I consider myself to be a ‘feminist’ – I have always loved being a woman, embraced the Goddess and unashamedly used every feminine wile in the book.  So why have do some of us have a problem with International Women’s Day?

As many of you know from documented accounts of my family’s legacy, my Grandfather was one of the first registered bare knuckle fighters at The Ring in London’s Blackfriars in the 1920s, and yet I regard him as one of the biggest ‘feminists’ at a time when females were constrained to the Kitchen.

Sid ‘Tiger’ Thomas was one generation apart from me, but taught his offspring how to box, how to stand up for ourselves in a male dominated environment and that there were no limits to what we could achieve.

As a result of this confidence to have this freedom, my Mother Sylvia Anderson went on to become a pioneer for women in television, having created characters and storylines for iconic TV whilst surrounded by a male team.  They were indeed hungry for her contribution and talent as they lacked her vision and creativity, but less able to give her the ultimate credit at the time, as women were not always celebrated.

I have always been my own person, taking risks and pursuing my own passions in spite of gender barriers and have encouraged my daughter and now granddaughter to do the same.

So why do some of us feel triggered to dispute the rhetoric of a day which celebrate an entire gender.  Perhaps it is its own PR which can be deemed as both political and gender biased.

‘After the Socialist Party of America organized a Women’s Day on February 28, 1909 in New York, the 1910 International Socialist Woman’s Conference suggested a Women’s Day be held annually.

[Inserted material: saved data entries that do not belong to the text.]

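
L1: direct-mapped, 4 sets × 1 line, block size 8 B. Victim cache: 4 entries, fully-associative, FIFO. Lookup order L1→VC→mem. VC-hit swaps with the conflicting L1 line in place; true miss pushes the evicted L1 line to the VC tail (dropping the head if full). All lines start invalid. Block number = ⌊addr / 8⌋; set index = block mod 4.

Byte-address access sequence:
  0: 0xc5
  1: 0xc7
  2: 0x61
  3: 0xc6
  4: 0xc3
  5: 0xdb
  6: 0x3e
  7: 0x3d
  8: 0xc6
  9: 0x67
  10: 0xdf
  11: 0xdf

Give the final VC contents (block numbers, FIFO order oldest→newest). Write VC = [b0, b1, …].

0: 0xc5 (blk 24, set 0) → MISS  vc=[]
1: 0xc7 (blk 24, set 0) → L1-HIT  vc=[]
2: 0x61 (blk 12, set 0) → MISS  vc=[24]
3: 0xc6 (blk 24, set 0) → VC-HIT  vc=[12]
4: 0xc3 (blk 24, set 0) → L1-HIT  vc=[12]
5: 0xdb (blk 27, set 3) → MISS  vc=[12]
6: 0x3e (blk 7, set 3) → MISS  vc=[12, 27]
7: 0x3d (blk 7, set 3) → L1-HIT  vc=[12, 27]
8: 0xc6 (blk 24, set 0) → L1-HIT  vc=[12, 27]
9: 0x67 (blk 12, set 0) → VC-HIT  vc=[24, 27]
10: 0xdf (blk 27, set 3) → VC-HIT  vc=[24, 7]
11: 0xdf (blk 27, set 3) → L1-HIT  vc=[24, 7]

VC = [24, 7]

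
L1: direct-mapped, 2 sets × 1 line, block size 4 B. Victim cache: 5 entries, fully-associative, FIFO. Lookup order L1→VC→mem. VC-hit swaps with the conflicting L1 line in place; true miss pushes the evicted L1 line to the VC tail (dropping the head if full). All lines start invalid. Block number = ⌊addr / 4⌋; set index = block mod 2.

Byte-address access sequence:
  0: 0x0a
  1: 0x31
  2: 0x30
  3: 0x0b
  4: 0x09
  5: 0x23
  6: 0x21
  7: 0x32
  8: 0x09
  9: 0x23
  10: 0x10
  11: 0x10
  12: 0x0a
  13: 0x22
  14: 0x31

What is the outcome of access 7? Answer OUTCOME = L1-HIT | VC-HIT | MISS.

#0 0xa→b2/s0 MISS; vc=[]
#1 0x31→b12/s0 MISS; vc=[2]
#2 0x30→b12/s0 L1-HIT; vc=[2]
#3 0xb→b2/s0 VC-HIT; vc=[12]
#4 0x9→b2/s0 L1-HIT; vc=[12]
#5 0x23→b8/s0 MISS; vc=[12,2]
#6 0x21→b8/s0 L1-HIT; vc=[12,2]
#7 0x32→b12/s0 VC-HIT; vc=[8,2]
#8 0x9→b2/s0 VC-HIT; vc=[8,12]
#9 0x23→b8/s0 VC-HIT; vc=[2,12]
#10 0x10→b4/s0 MISS; vc=[2,12,8]
#11 0x10→b4/s0 L1-HIT; vc=[2,12,8]
#12 0xa→b2/s0 VC-HIT; vc=[4,12,8]
#13 0x22→b8/s0 VC-HIT; vc=[4,12,2]
#14 0x31→b12/s0 VC-HIT; vc=[4,8,2]

OUTCOME = VC-HIT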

After women gained suffrage in Soviet Russia in 1917, March 8 became a national holiday there. The day was then predominantly celebrated by the socialist movement and communist countries until it was adopted in 1975 by the United Nations.’

But if we look beyond the narrative – perhaps we can deploy our own interpretation and pay homage, not just to the suffragettes, but the women who have silently fought our corner, in both in our own environment and far reaching realms of our Planet – some of whom still do not have a voice, but are an integral part of the fabric of their society, and soldier on regardless without rights or recognition for their own talents or achievements.

To commemorate the 50th anniversary of Women’s Suffrage in the United States, record numbers of women march along 5th Avenue, past a banner that reads ”Women of the World Unite!’, New York, New York, August 26, 1970. (Photo by Fred W. McDarrah/Getty Images)


This is why I will always celebrate International Women’s Day, and would encourage us all to do the same.